Building a retrieval-augmented generation (RAG) application requires moving data from source databases into vector stores—a pipeline that typically involves custom extraction code, file staging, chunking logic, and embedding calls. AI data preparation is a feature of Data Transmission Service (DTS) that handles this entire pipeline, connecting directly to your source database and delivering vectorized data to a vector database or data lakehouse without intermediate storage or manual exports.
Use AI data preparation to power enterprise knowledge bases, AI-assisted content creation, and intelligent customer service systems.
How it works
AI data preparation runs a four-stage ingestion pipeline from your source database to the destination vector store:
-
Connect: DTS connects directly to the source database and pulls both full and incremental data. No file exports or manual uploads are required.
-
Parse: Raw data—whether unstructured documents or structured relational tables—is parsed into a processable format.
-
Chunk: Each document is split into segments sized for the embedding model.
-
Embed: Each chunk is converted into a vector embedding and written to the destination vector database.

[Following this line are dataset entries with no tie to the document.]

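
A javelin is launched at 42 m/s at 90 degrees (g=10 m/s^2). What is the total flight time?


Given: v0 = 42 m/s, theta = 90 deg, g = 10 m/s^2
sin(90) = 1
Using T = 2*v0*sin(theta) / g
T = 2*42*1 / 10
T = 84 / 10
T = 42/5 s

42/5 s


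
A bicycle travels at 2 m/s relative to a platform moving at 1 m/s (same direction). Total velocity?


Given: object velocity = 2 m/s, platform velocity = 1 m/s (same direction)
Using classical velocity addition: v_total = v_object + v_platform
v_total = 2 + 1
v_total = 3 m/s

3 m/s


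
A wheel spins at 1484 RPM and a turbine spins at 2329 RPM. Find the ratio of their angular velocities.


Given: RPM_A = 1484, RPM_B = 2329
omega = 2*pi*RPM/60, so omega_A/omega_B = RPM_A / RPM_B
omega_A/omega_B = 1484 / 2329
omega_A/omega_B = 1484/2329

1484/2329


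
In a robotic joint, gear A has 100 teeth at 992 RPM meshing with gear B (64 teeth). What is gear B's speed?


Given: N1 = 100 teeth, w1 = 992 RPM, N2 = 64 teeth
Using N1*w1 = N2*w2
w2 = N1*w1 / N2
w2 = 100*992 / 64
w2 = 99200 / 64
w2 = 1550 RPM

1550 RPM


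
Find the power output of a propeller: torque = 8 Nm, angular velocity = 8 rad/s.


Given: tau = 8 Nm, omega = 8 rad/s
Using P = tau * omega
P = 8 * 8
P = 64 W

64 W


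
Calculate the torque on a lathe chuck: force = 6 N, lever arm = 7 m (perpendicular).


Given: F = 6 N, r = 7 m, angle = 90 deg (perpendicular)
Using tau = F * r * sin(90)
sin(90) = 1
tau = 6 * 7 * 1
tau = 42 Nm

42 Nm


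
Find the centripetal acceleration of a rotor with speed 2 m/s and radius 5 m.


Given: v = 2 m/s, r = 5 m
Using a_c = v^2 / r
a_c = 2^2 / 5
a_c = 4 / 5
a_c = 4/5 m/s^2

4/5 m/s^2


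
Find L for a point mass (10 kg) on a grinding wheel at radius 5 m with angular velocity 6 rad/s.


Given: m = 10 kg, r = 5 m, omega = 6 rad/s
For a point mass: I = m*r^2
I = 10*5^2 = 10*25 = 250
L = I*omega = 250*6
L = 1500 kg*m^2/s

1500 kg*m^2/s


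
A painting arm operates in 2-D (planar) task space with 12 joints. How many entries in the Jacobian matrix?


Given: task space dimension = 2, joints = 12
Jacobian is a 2 x 12 matrix
Total entries = rows * columns
Total = 2 * 12
Total = 24

24


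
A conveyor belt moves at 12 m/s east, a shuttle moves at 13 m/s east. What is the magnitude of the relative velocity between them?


Given: v_A = 12 m/s east, v_B = 13 m/s east
Both move in the same direction; relative speed = |v_A - v_B|
|12 - 13| = |-1|
= 1 m/s

1 m/s


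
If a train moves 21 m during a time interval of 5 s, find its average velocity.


Given: distance d = 21 m, time t = 5 s
Using v = d / t
v = 21 / 5
v = 21/5 m/s

21/5 m/s


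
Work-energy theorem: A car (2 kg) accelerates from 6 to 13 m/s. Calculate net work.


Given: m = 2 kg, v0 = 6 m/s, v = 13 m/s
Using W = (1/2)*m*(v^2 - v0^2)
v^2 = 13^2 = 169
v0^2 = 6^2 = 36
v^2 - v0^2 = 169 - 36 = 133
W = (1/2)*2*133 = 133 J

133 J


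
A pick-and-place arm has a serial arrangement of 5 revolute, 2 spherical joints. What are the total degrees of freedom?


Given: serial robot with 5 revolute, 2 spherical joints
DOF contribution per joint type: revolute=1, prismatic=1, spherical=3, fixed=0
DOF = 5*1 + 2*3
DOF = 11

11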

As the source data changes, DTS keeps the destination in sync through incremental updates.
Use cases
-
Enterprise knowledge bases: Continuously ingest and update company documents, wikis, and structured records so your RAG application always retrieves current information.
-
AI-assisted content creation: Feed a mixed corpus of unstructured documents and structured data into a unified retrieval index.
-
Intelligent customer service: Connect support documentation and CRM records directly to a RAG pipeline without building custom ingestion code.
Supported data flows
Data preparation tasks
| Source | Destination |
|---|---|
| MySQL | AnalyticDB for PostgreSQL |
RAGFlow knowledge base
| Vector database | Configuration guide | Tutorials |
|---|---|---|
| AnalyticDB for PostgreSQL | Build and use a DTS RAGFlow knowledge base | |
| Lindorm |
Supported regions
-
Data preparation tasks: See List of supported regions.
-
RAGFlow knowledge bases: China (Hangzhou), China (Shanghai), China (Beijing), China (Shenzhen), and China (Hong Kong).
Limitations
Data preparation tasks
-
Cross-region tasks are not supported.
-
Create the required table schemas in the destination database before starting a task.
-
Overwriting existing data in the destination database is not supported.
RAGFlow knowledge bases
-
Only the virtual private cloud (VPC) network type is supported.
-
The VPC, vector database, and OSS Bucket must be in the same region.
Billing
For pricing details, see AI data preparation billing methods.